Mormon Church Drops $35 Million On Printer's Manuscript Of The Book Of Mormon

Carol Kuruvilla
These are the first couple of pages of the printer's manuscript of the Book of Mormon. It is enclosed by folding the casing and then by sliding it into an additional case. (Intellectual Reserve Inc)

An early copy of the Book of Mormon is now in the hands of the mainstream Mormon church ― but the church had to part with millions of dollars to acquire it. 

The Church of Jesus Christ of Latter-day Saints dropped a record-breaking $35 million to purchase a printer’s manuscript of the Book of Mormon on Monday, according to the church-ownedDeseret News. It is reportedly the highest amount ever paid for a manuscript. 

The Book of Mormon is a sacred foundational text for Latter-day saints. According to tradition, church founder Joseph Smith translated the text from “reformed Egyptian” engravings on golden plates buried in a hill in upstate New York. The Book of Mormon includes writings of ancient American prophets and tells of how Jesus appeared to people in America after his resurrection 2,000 years ago. 

An engraving of Joseph Smith reading the Book of Mormon. (Chris Hellier via Getty Images)

The printer’s manuscript was handwritten by a follower and was used to create the first printed edition of the Book of Mormon in 1830. It is the most complete copy of the original manuscript, Deseret News reports. Smith reportedly placed the original dictation of the Book of Mormon in the cornerstone of a house in Nauvoo, Illinois, in 1841, but that document was damaged by water.  

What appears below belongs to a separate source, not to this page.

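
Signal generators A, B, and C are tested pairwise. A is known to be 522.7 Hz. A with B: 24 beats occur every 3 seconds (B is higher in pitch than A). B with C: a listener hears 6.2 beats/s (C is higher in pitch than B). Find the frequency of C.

A–B: Beat frequency = 24/3 = 8 Hz.
B is above A, so f_B = 522.7 + 8 = 530.7 Hz.
C is above B, so f_C = 530.7 + 6.2 = 536.9 Hz.

536.9 Hz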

“We hold the Book of Mormon to be a sacred text like the Bible,” church historian Steven E. Snow said in a press release. “The printer’s manuscript is the earliest surviving copy of about 72 percent of the Book of Mormon text, as only about 28 percent of the earlier dictation copy survived decades of storage in a cornerstone in Nauvoo, Illinois.”

The printer’s manuscript of the Book of Mormon rests on a table in this early 20th-century photograph.  (Intellectual Reserve Inc)

Snow also said that donors provided the funds to buy the manuscript. 

The church purchased the printer’s manuscript from The Community of Christ, a splinter denomination of Mormonism that also considers the Book of Mormon to be a foundational text. The Community of Christ purchased a collection that included the printer’s manuscript in 1903 for $2,500. 

The Community of Christ claimed that the $35 million price tag is the highest ever paid for a manuscript. David McKnight, director of the University of Pennsylvania’s Rare Book & Manuscript Library, told HuffPost that this appears to be accurate. 

Previously, the most expensive manuscript sold was the Codex Leicester, a 16th century collection of scientific writings by Leonardo da Vinci. Microsoft founder Bill Gates purchased the manuscript for $30.8 million in 1994.  

The Grandin printing press that was used to produce the first 5,000 copies of the Book of Mormon in Palmyra, New York, is on display.  (Intellectual Reserve Inc)

Other expensive manuscript sales include a copy of the Magna Carta, which sold for $21.3 million in 2007, and the Northumberland Bestiary, which sold for approximately $20 million in 2007.

McKnight told HuffPost that in manuscript sales, “it is always a seller’s market.” 

“Every manuscript is unique. Thus depending on the author, the text, the era, the market, the seller hopes to capitalize on these factors,” he wrote in an email. “Bill Gates bought [the da Vinci manuscript] with his Microsoft money. He could afford to outbid anyone on the market. In the case of the Book of Mormon, it is an iconic text. There are millions of Mormons, the Church is wealthy, and the Church could afford to bid on this item.”

The LDS church plans to display the printer’s manuscript at its Church History Library in Salt Lake City.

“I’m glad that the item has been purchased by the Mormon Church. They will care for it,” McKnight wrote.

CLARIFICATION: This article has been amended to clarify that the purchase of the printer’s manuscript was funded wholly by donors.